So langsam kommt schon ein wenig Bayreuth-Stimmung auf. Zwar liegt die Frankfurter Oper keineswegs im idyllischen Grünen, sie steht am Rande des Bankenviertels. Hochhäuser kann man hier beim Überragen und Protzen beobachten, wenn man während der Opernpause ins Freie tritt. Die Euro-Skulptur von Ottmar Hörl glimmt dann über dem Willy-Brandt-Platz in den Sommerabend, zu ihren Füßen hocken rauchende Fahrradkuriere und knutschende Pärchen, dazwischen auch immer wieder Obdachlose. Eine – zugegeben – skurrile Festspielstimmung ist das, wenn sich das Frankfurter Ring-Publikum in den Pausen hier versammelt. Das stört aber, mit der staubigen Salzbrezel in der einen und dem Glasfläschchen Sprudelwasser in der anderen Hand, kaum jemanden. Zufrieden schlürft, kaut und plaudert man ein wenig, lästert, lächelt, nickt. Beim Zusehen wird schnell klar: Hier erlebt eine zu großen Teilen eingeschworene Gemeinschaft die Wiederaufführung des 2012 vollendeten Frankfurter Rings. Doch das Spektakel rechnet sich. Am vergangenen Freitag bespielte Siegfried – wie auch schon das Rheingold und die Walküre – ein ausverkauftes Haus.

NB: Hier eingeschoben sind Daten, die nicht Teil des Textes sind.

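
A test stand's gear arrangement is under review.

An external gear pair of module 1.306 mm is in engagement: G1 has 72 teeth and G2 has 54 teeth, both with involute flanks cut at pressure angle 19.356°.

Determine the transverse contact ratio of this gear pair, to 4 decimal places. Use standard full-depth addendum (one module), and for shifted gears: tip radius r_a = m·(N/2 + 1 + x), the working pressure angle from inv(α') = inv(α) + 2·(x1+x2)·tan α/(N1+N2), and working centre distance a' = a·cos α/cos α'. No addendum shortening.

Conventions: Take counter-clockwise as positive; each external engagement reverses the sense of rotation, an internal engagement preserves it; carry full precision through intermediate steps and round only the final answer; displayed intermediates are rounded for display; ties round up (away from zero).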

Neben Publikumsinteresse trägt in Frankfurt außerdem das Bühnenbild, Jens Kilians schräge Scheibe, als optische Klammer durch alle vier Ring-Abende. Sie besteht aus konzentrischen Stahlringen, die sich zusammen, aber auch einzeln bewegen können. Durch Drehen, Kippen und Auffächern der Ringe enstehen damit auch im Siegfried eindrückliche Vorder- und Untergründe, Abgründe und Oberflächen. So schmieden Zwerg Mime und Findelkind Siegfried im ersten Akt unten das magische Schwert Notung, während Siegfried im letzten Akt dann oben Brünnhilde aus dem Feuerkranz befreit.
Lange Zeit bleibt die Bühne im Siegfried jedoch enttäuschend unverändert. In diesem (mit Pausen) fünfstündigen Gewaltwerk, das dramaturgisch die ohnehin undankbarste Oper des gesamten Zyklus darstellt, optisch so wenig passieren zu lassen, steht der Inszenierung von Vera Nemirova schlecht. Zwar bleibt ihre Absicht, durch Reduktion des szenischen Zierrats eine Konzentration auf die Figuren zu erzielen, erkennbar, leider jedoch unausgereift. So blicken wir in Mimes dunkle, von Neonröhren schwach erleuchtete Schmiedehütte, in der ein Amboss freilich nicht fehlen darf, hier auch nicht fehlt, aber doch eher mickrig ausfällt, ebenso das Hämmerchen, mit dem Mime und Siegfried am Schwert herumwerkeln.
Die Um-den-Kopf-Wette zwischen Wanderer-Wotan und Mime bringt dramatische Spannung auf die Szene: James Rutherford avancierte als stimmgewaltiger Wotan dabei schnell zum Publikumsliebling, der am Ende mit besonderem Applaus bedacht werden sollte. Von sattem Timbre und reichem Vibrato gekennzeichnet stand ihm die Rolle ausgezeichnet, er wusste ihr den passenden epischen Atem zu verleihen. Auch wenn sich Peter Marsh als Mime Rutherford gegenüber als weniger voluminös erwies, überzeugte er neben ihm durch klare Artikulation und jugendliche Flexibilität.
Obwohl sich Vincent Wolfsteiners Siegfried mit ungemein kräftig gesungenen, markanten Schmiedeliedern stimmlich an diese intensive Auseinandersetzung anschloss, blieb von der nachfolgenden Schmiedeszene ein ambivalenter Eindruck. Seltsam ungelenk wirkte Wolfsteiners Schmiedetanz mit den kümmerlichen Requisiten. Nichtsdestotrotz beeindruckten durchweg die Leichtigkeit, mit der er die Kraft-Partie meisterte, sowie seine ansonsten ausgezeichnete Bühnenpräsenz. Mit ihr setzte Wolfsteiner die Siegfried-Figur stimmlich gekonnt um als ungestüm-unbedarften Junghelden, der nie ins Pathetische verflachen zu drohte, sondern stets die tragische Brechung bereits anzudeuten vermochte.